The buses to be found in countries around the world often reflect the quality of the local road network, with high floor resilient truck based designs prevalent in several less developed countries where buses are subject to tough operating conditions. Population density also has a major impact, where dense urbanisation such as in Japan and the far east has led to the adoption of high capacity long multi-axle buses, often double-deckers, while South America and China are implementing large numbers of articulated buses for bus rapid transit schemes.

Bus preservation

Rather than being scrapped or converted for other uses, sometimes retired buses are saved for preservation. This can be done by individuals, volunteer preservation groups or charitable trusts, museums, or sometimes by the operator themselves as part of a heritage fleet. These buses often need to undergo a degree of vehicle restoration to restore them to their original condition, and will have their livery and other details such as internal notices and rollsigns restored to be authentic to a specific time in the buses actual history. Some buses that undergo preservation are rescued from a state of great disrepair, while others enter preservation with very little wrong with them.
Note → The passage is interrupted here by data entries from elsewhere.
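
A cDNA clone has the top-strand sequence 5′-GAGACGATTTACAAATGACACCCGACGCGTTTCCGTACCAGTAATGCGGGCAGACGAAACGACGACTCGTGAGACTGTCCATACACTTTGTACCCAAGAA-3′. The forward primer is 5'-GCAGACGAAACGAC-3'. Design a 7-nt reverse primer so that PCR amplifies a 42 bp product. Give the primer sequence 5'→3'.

5'-ACAAAGT-3'

The forward primer binds at positions 50–63, so a 42 bp product ends at position 50 + 42 − 1 = 91.
The reverse primer anneals to the top strand over positions 85–91, i.e. to ACTTTGT.
Its sequence written 5'→3' is the reverse complement: ACAAAGT.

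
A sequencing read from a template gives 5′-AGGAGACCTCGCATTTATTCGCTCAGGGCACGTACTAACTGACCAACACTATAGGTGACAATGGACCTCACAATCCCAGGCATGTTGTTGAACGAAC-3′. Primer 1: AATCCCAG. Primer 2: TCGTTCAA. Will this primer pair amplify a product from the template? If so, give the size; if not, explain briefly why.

Yes — a 24 bp product.

Primer 1 (AATCCCAG) matches the top strand at positions 72–79; it acts as a forward primer.
Primer 2's reverse complement is TTGAACGA, matching the top strand at positions 88–95; it acts as a reverse primer.
The 3' ends face each other across positions 72–95, giving a 24 bp product.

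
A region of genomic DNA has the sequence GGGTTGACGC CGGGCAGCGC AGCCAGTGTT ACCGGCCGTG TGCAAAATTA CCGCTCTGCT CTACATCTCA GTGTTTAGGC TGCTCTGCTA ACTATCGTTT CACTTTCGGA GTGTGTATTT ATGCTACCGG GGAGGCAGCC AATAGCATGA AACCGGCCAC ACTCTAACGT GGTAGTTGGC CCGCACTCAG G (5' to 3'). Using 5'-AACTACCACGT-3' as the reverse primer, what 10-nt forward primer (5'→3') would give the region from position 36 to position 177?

5'-CCGTGTGCAA-3'

The reverse primer's reverse complement ACGTGGTAGTT matches the template at positions 167–177; the product starts at position 36.
The forward primer is identical to the top strand over positions 36–45: CCGTGTGCAA.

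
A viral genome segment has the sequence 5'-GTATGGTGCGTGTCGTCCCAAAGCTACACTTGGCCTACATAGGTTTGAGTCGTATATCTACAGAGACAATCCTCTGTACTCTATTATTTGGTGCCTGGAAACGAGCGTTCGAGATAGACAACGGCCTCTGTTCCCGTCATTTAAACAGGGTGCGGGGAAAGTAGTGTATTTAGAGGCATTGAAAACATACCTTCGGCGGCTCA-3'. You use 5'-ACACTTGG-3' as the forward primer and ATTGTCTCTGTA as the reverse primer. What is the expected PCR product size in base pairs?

Scanning the template, ACACTTGG occurs at positions 26–33; this primer anneals to the bottom strand there with its 3' end pointing downstream.
Taking the reverse complement of ATTGTCTCTGTA gives TACAGAGACAAT, found at positions 59–70 on the template; the primer anneals here to the top strand with its 3' end pointing upstream.
Product length = (reverse-primer end) − (forward-primer start) + 1 = 70 − 26 + 1 = 45 bp.

45 bp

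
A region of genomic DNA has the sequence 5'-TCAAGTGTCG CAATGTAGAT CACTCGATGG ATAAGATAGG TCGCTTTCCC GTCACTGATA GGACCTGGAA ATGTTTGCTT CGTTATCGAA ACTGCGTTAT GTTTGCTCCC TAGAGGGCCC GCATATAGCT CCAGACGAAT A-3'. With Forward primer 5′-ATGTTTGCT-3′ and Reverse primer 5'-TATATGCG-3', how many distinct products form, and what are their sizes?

The forward primer ATGTTTGCT matches the top strand at positions 71–79, 99–107.
The reverse primer's reverse complement is CGCATATA, matching at positions 120–127.
Each forward site pairs with the reverse site to give a product ending at position 127: sizes 57, 29 bp.

Two products: 57 bp, 29 bp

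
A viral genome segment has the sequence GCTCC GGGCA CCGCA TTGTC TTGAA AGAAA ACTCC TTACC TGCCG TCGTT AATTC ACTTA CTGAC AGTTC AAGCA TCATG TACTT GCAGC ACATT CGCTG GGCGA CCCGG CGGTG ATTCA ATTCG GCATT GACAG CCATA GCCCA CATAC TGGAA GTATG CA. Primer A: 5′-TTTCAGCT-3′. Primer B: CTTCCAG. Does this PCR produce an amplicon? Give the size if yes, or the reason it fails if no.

Primer A (TTTCAGCT) does not match the top strand, and its reverse complement AGCTGAAA does not match either.
With no annealing site for primer A, no amplification occurs.

No product — primer A has no binding site in the template.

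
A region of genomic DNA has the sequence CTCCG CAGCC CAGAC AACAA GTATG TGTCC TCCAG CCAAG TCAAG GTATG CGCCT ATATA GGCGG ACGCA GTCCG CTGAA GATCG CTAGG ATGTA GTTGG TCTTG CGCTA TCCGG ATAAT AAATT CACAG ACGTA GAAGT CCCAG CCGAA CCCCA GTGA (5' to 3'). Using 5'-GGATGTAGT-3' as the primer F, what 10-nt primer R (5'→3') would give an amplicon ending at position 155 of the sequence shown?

5'-TGGGGTTCGG-3'

The forward primer binds at positions 89–97; the product's 3' end on the top strand is position 155.
The reverse primer anneals to the top strand over positions 146–155, i.e. to CCGAACCCCA.
Its sequence written 5'→3' is the reverse complement: TGGGGTTCGG.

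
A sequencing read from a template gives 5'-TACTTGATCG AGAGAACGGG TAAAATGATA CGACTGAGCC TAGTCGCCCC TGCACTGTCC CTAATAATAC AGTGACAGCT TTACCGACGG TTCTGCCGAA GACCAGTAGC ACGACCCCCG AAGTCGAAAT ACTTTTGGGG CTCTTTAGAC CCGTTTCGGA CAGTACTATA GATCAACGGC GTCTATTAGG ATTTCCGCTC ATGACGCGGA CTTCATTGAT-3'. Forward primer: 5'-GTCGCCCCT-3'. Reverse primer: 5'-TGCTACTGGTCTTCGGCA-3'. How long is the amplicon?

69 bp

The forward primer matches the template at positions 43–51.
Reverse complement of the reverse primer: TGCCGAAGACCAGTAGCA. This occurs on the top strand at positions 94–111.
Amplicon spans positions 43–111: 69 bp.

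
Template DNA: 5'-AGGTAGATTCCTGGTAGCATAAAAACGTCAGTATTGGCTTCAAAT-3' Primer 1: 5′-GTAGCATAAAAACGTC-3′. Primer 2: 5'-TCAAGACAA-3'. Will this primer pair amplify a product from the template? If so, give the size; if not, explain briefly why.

No product — primer 2 has no binding site in the template.

Primer 2 (TCAAGACAA) does not match the top strand, and its reverse complement TTGTCTTGA does not match either.
With no annealing site for primer 2, no amplification occurs.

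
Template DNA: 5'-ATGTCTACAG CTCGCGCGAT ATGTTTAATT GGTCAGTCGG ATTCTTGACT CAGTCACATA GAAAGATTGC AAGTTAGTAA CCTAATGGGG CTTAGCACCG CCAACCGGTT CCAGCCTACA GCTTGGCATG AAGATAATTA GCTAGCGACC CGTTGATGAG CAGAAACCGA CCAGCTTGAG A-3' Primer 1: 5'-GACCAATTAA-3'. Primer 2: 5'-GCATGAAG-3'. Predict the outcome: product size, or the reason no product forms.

Primer 1 (GACCAATTAA) has reverse complement TTAATTGGTC, which matches the top strand at positions 25–34; primer 1 anneals to the top strand there with its 3' end pointing upstream toward position 25.
Primer 2 (GCATGAAG) matches the top strand directly at positions 126–133; it anneals to the bottom strand with its 3' end pointing downstream toward position 133.
The 3' ends diverge (primer 1 extends toward position 1, primer 2 toward position 181), so the primers never converge on a shared product.

No product — the primers' 3' ends point away from each other.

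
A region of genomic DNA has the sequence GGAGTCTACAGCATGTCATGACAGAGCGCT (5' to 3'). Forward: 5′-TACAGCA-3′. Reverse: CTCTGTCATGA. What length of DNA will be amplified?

The forward primer matches the template at positions 7–13.
Reverse complement of the reverse primer: TCATGACAGAG. This occurs on the top strand at positions 16–26.
The product runs from position 7 to position 26, so its length is 26 − 7 + 1 = 20 bp.

20 bp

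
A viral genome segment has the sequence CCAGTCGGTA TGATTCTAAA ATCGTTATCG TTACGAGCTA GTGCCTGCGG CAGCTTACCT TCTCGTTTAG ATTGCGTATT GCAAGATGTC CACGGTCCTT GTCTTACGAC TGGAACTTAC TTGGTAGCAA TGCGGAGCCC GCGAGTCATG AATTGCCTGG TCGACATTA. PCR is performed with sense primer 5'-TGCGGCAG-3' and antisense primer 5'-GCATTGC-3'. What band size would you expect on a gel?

88 bp

Forward primer TGCGGCAG is found on the top strand at positions 46–53.
The reverse primer's reverse complement is GCAATGC, which matches the template at positions 127–133.
Product length = (reverse-primer end) − (forward-primer start) + 1 = 133 − 46 + 1 = 88 bp.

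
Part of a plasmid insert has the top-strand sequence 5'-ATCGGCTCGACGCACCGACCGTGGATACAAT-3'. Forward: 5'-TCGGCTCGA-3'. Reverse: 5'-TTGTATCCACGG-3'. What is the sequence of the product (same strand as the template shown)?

5'-TCGGCTCGACGCACCGACCGTGGATACAA-3'

Forward primer TCGGCTCGA is found on the top strand at positions 2–10.
Reverse complement of the reverse primer: CCGTGGATACAA. This occurs on the top strand at positions 19–30.
The product is the template from position 2 through 30 (29 bp).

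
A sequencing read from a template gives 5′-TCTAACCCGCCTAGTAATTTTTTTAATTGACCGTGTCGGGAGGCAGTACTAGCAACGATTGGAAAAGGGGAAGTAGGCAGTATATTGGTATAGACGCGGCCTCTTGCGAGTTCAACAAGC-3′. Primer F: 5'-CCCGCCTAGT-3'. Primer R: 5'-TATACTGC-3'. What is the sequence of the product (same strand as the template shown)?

5'-CCCGCCTAGTAATTTTTTTAATTGACCGTGTCGGGAGGCAGTACTAGCAACGATTGGAAAAGGGGAAGTAGGCAGTATA-3'

Forward primer CCCGCCTAGT is found on the top strand at positions 6–15.
Taking the reverse complement of TATACTGC gives GCAGTATA, found at positions 77–84 on the template; the primer anneals here to the top strand with its 3' end pointing upstream.
The product is the template from position 6 through 84 (79 bp).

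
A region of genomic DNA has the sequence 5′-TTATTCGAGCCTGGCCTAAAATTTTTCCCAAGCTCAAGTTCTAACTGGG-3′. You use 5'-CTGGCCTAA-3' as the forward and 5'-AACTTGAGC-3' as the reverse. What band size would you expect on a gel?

30 bp

Forward primer CTGGCCTAA is found on the top strand at positions 11–19.
The reverse primer's reverse complement is GCTCAAGTT, which matches the template at positions 32–40.
The product runs from position 11 to position 40, so its length is 40 − 11 + 1 = 30 bp.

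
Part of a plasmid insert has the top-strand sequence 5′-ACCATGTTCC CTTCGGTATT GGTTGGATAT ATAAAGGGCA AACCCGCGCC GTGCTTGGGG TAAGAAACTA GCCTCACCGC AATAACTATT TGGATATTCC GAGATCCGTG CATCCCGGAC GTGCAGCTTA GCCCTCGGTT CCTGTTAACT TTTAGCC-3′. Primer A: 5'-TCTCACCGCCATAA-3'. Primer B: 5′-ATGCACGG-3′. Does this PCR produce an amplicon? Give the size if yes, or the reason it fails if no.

No product — primer A has no binding site in the template.

Primer A (TCTCACCGCCATAA) does not match the top strand, and its reverse complement TTATGGCGGTGAGA does not match either.
With no annealing site for primer A, no amplification occurs.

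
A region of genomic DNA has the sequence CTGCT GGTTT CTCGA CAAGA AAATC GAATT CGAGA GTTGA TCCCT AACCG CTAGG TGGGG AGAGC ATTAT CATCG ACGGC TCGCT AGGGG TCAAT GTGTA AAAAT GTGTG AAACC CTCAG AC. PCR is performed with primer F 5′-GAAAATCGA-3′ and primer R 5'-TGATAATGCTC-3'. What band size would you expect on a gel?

The forward primer matches the template at positions 19–27.
The reverse primer's reverse complement is GAGCATTATCA, which matches the template at positions 62–72.
Amplicon spans positions 19–72: 54 bp.

54 bp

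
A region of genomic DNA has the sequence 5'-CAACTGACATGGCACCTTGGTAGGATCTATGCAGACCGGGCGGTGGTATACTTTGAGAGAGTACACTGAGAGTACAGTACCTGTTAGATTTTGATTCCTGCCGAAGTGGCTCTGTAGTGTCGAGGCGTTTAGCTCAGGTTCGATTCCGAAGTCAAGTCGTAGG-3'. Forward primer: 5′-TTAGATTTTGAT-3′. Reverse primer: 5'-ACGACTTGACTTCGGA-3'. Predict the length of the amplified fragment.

Scanning the template, TTAGATTTTGAT occurs at positions 84–95; this primer anneals to the bottom strand there with its 3' end pointing downstream.
Reverse complement of the reverse primer: TCCGAAGTCAAGTCGT. This occurs on the top strand at positions 145–160.
Amplicon spans positions 84–160: 77 bp.

77 bp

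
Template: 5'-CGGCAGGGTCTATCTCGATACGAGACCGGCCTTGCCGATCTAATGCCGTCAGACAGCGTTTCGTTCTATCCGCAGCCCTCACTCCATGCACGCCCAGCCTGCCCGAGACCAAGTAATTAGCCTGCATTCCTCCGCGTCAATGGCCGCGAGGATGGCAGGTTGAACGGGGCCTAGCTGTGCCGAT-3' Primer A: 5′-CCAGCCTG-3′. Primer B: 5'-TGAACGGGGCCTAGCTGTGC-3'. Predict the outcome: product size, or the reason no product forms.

No product — both primers anneal to the same strand and extend in the same direction.

Primer A (CCAGCCTG) matches the top strand at positions 94–101 (3' end points downstream).
Primer B (TGAACGGGGCCTAGCTGTGC) also matches the top strand directly, at positions 161–180 — its reverse complement GCACAGCTAGGCCCCGTTCA is not present.
Both primers anneal to the bottom strand with 3' ends pointing the same way, so neither can prime synthesis back toward the other.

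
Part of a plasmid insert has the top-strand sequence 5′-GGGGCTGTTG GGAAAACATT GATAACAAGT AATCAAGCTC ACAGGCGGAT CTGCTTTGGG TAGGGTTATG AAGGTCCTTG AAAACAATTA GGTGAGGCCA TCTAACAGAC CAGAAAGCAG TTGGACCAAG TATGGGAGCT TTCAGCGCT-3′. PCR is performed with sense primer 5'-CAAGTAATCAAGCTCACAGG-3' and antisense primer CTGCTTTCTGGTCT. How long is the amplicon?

95 bp

Scanning the template, CAAGTAATCAAGCTCACAGG occurs at positions 26–45; this primer anneals to the bottom strand there with its 3' end pointing downstream.
Taking the reverse complement of CTGCTTTCTGGTCT gives AGACCAGAAAGCAG, found at positions 107–120 on the template; the primer anneals here to the top strand with its 3' end pointing upstream.
The product runs from position 26 to position 120, so its length is 120 − 26 + 1 = 95 bp.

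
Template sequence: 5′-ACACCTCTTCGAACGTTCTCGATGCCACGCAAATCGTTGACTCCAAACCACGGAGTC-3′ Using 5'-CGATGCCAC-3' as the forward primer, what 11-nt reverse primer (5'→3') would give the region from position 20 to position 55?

The product's 3' end on the top strand is position 55.
The reverse primer anneals to the top strand over positions 45–55, i.e. to AAACCACGGAG.
Its sequence written 5'→3' is the reverse complement: CTCCGTGGTTT.

5'-CTCCGTGGTTT-3'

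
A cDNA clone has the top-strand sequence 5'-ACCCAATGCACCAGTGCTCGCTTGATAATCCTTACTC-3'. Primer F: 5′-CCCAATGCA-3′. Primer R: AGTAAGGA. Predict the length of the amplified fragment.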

As with other historic vehicles, many preserved buses either in a working or static state form part of the collections of transport museums. Working buses will often be exhibited at rallies and events, and are also used as charter buses. While many preserved buses are quite old or even vintage, in some cases relatively new examples of a bus type can enter restoration, while in service examples are still in use by other operators. This often happens when a change in design or operating practice, such as the switch to one man operation or low floor technology, renders some buses redundant while still relatively new.


Normally, buses will be painted in a scheme that ties the bus to its commercial owner, or the public authority operator. Occasionally, a livery will be applied to reflect the use of the vehicle, rather than is ultimate owner, such as tour operator specific schemes. Specific sub-fleets may also be specially liveried according to their use, such as shuttle buses. Operators may often hark back to history by applying commemorative centenary schemes reflecting historic operators. Large transport groups may apply a corporate livery or other corporate devices across their fleets. Operators may also have different liveries for different operating areas, or use special liveries to demarcate low-cost or premium service buses from their main fleet.

Bus liveries were traditionally painted on and still are in many cases. With the advent of adhesive vinyl technologies, some liveries have begun to be applied as decals.

Bus liveries are commonly used in bus advertising, by fully or partially using a bus livery as a mobile billboard. This greatly increased and became more complex with vinyl technology. Other special use buses may also wear special schemes, such as training buses, school buses, tour buses, product promotion buses, parade buses, and political or public awareness campaign buses.